On joining the student body, Miller immersed herself in campus life—moving into one of the social houses, joining the women’s rugby team, even working in the admissions office, first as a tour guide, and, later, as an applicant interviewer (a role she continues to enjoy as an alum).
Unsure of a major, she used her first semester to explore her myriad interests across gender studies, sociology, French, and science. “I wanted to take that first semester to just enjoy being at Bowdoin, to let myself be excited and inspired by all the possibilities,” explains Miller.
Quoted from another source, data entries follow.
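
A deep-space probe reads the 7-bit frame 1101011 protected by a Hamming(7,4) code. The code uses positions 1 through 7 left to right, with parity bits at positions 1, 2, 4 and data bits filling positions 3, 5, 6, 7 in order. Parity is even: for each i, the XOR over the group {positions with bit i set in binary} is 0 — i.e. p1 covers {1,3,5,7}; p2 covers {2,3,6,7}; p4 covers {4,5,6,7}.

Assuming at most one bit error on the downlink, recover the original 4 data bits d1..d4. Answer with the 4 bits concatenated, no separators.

s1 (pos 1,3,5,7): 1⊕0⊕0⊕1 = 0
s2 (pos 2,3,6,7): 1⊕0⊕1⊕1 = 1
s4 (pos 4,5,6,7): 1⊕0⊕1⊕1 = 1
Syndrome s4…s1 = 110 → error at position 6.
Flip position 6: 1101011 → 1101001
Read data bits from positions 3,5,6,7: 0001

0001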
The next semesters saw Miller focus in on a career in women’s health, as she pursued pre-med prerequisites alongside classes for an interdisciplinary women studies major.
A culturally immersive semester-long study abroad in Botswana—during which Miller lived with a host family, studied the local language, completed coursework in HIV and public health, all while shadowing two days a week in the local healthcare clinic—proved to be transformative, triggering an interest in obstetrics and gynecology.
After graduating Bowdoin in 2008, Miller moved to Boston, taking a position within a child psychiatry research office from which she was able to explore a variety of roles within healthcare. Realizing that she valued the patient-doctor relationship above all else, she enrolled in Harvard’s post-baccalaureate program to complete a handful of remaining classes required for medical school admission and took the MCAT—all while working full-time.
Miller was admitted to the Perelman School of Medicine at the University of Pennsylvania in 2011 and started an OBGYN residency at Penn in 2015. She graduated in June 2019 and will soon be moving to Minnesota with her husband (a fellow doctor and Bowdoin alum) and young daughter, where she has accepted a position within a local hospital system.